The ice sheets had retreated and the sea levels had attained their present limits about 10,000 years ago. A thousand years later, the world had warmed to perhaps a slightly higher degree than it is at present. The Asian summer monsoon intensified, while global precipitation reached a new peak in recent times. Forests expanded in the tropical belt. This was the "Holocene Optimum," a period of warmth and high rainfall.
Loxodonta and Elephas were left as the sole elephant inheritors of the African and the Asian continents, respectively. A few woolly mammoths may have still roamed the Siberian wastes, while some were certainly stranded on Wrangel Island, destined to reduce in size with succeeding generations. Relict dwarf elephants also possibly remained on some Mediterranean islands. It was of no consequence. Their fates were already sealed.
During the Pleistocene, Loxodonta were literally in hiding in the moist forests of Central Africa, as their cousins from the genus Elephas roamed over the drier regions, which were far more extensive in the continent. The warming and wetter trend, which set in after the last glaciation about 18,000 years ago, contributed to the expansion of woodlands in Africa, a process that continued into the early Holocene, when peak warmth and precipitation was reached. Although evolutionary rates had been slow in Loxodonta, the very traits that were more suited for a life of browsing in forests may have favored their dispersal out of the moist forests into the expanding woodlands.
It is not known how and why Elephas disappeared from Africa. In any case, at some point in time, the late Pleistocene climatic and habitat conditions conferred on an earlier form of modern Loxodonta a selective advantage over Elephas (a late stage of recki or iolensis), thereby enabling it to become the sole proboscidean inhabitant of the African continent.
Loxodonta spread throughout the continent, with the exception of the central Saharan region, by the dawn of human history. When the earliest Egyptian dynasties were established 5,000 years ago, the African elephant was found in the lower Nile region, as well as throughout coastal North Africa bordering the Mediterranean. This original range of over 40 million km2 has since shrunk to about 5.8 million km . Two subspecies of the African elephant were recognized until recently (the smaller forest elephant, Loxodonta africana cyclotis, and the larger bush or savanna elephant, Loxodonta africana africana), but a case has now been made for treating them as distinct species (see section 1.9.4).

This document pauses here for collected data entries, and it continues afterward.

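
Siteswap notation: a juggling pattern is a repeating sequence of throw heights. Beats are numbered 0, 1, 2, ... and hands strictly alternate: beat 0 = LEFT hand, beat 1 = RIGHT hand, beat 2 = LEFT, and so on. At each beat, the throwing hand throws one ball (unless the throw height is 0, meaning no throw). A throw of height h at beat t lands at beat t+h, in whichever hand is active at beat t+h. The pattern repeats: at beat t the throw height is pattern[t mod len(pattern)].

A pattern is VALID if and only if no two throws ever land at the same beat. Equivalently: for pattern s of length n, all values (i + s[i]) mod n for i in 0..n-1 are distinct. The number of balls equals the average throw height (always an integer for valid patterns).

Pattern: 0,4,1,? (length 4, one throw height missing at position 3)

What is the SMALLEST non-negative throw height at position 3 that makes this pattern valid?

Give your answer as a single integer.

Answer: 3

Derivation:
i=0: (0 + 0) mod 4 = 0
i=1: (1 + 4) mod 4 = 1
i=2: (2 + 1) mod 4 = 3
i=3: s[i]=? (unknown)
Known residues: [0, 1, 3]; need a permutation of 0..3, so missing residue r = 2
Need (3 + s) mod 4 = 2; smallest s = (2 - 3) mod 4 = 3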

There is no precise date for the origin of Elephas maximus in Asia as the fossil record for this species is virtually nonexistent. All that is known is that the modern Asian elephant was derived during the later Pleistocene from E. hysudricus found in the Siwaliks of the Indian subcontinent. Since the last glaciation, the southern and eastern Asian region, covering the historical range of Elephas maximus, also came under the influence of a warmer, moister climate when forests expanded. Unlike its African cousin, the Asian elephant had an evolutionary history of adapting to a coarse, grazing diet characteristic of more arid habitats. How the species coped with the reversed trend in habitat is not clear.
By the mid-Holocene, about 5,000 years ago, another period of aridity set in over South Asia and possibly a wider region. Desert appeared in the northwest of the subcontinent, while the great Indus River valley civilization, which may have been the first to tame the Asian elephant, declined by 4,000 years ago. The stable isotope investigations of southern Indian peat deposits by my research group clearly show that arid conditions were established here around the same time.
About 4,000 years ago, the Asian elephant ranged from Mesopotamia in the west through a narrow belt along the Iranian coast into the Indian subcontinent and further east into Southeast Asia and China at least as far north as the Yangtze-Kiang. This earlier range of over 9 million km has shrunk to less than 500,000 km2 at present. Three subspecies of the Asian elephant have been commonly described: Elephas maximus maximus from Sri Lanka, E. m. indicus from the Asian mainland, and E. m. sumatranus from the island of Sumatra. The basis for this differentiation, however, is less clear than it is for Loxodonta.
Today, the Asian elephant is thought of as a creature of the forest and the African elephant as one of the savanna. This is misleading for several reasons. If the actual distribution of Asian elephants is considered, then it is true that most of their range is forested habitat. However, this may simply be due to the occupation of the drier habitats by humans and not a reflection of their favored habitat. Similarly, large populations of African elephant are still found in woodlands and moist forests. Evolutionary history and dental characters suggest that Elephas maximus is more adapted to a grazing diet than are Loxodonta. When the feeding habits of the two genera are compared, there is little to differentiate between them in the degree of browsing versus grazing (see chapter 5). African forest elephants and Asian elephants in moist forests are almost entirely browsers. African savanna elephants and Asian elephants in deciduous woodlands include almost identical proportions of grass in their diets, as seen from carbon isotopic analysis of bone collagen and from direct observations. In spite of differences in evolutionary adaptations, the two species inhabit a variety of habitats, from semiarid savanna to moist forests, where they show similar feeding behavior.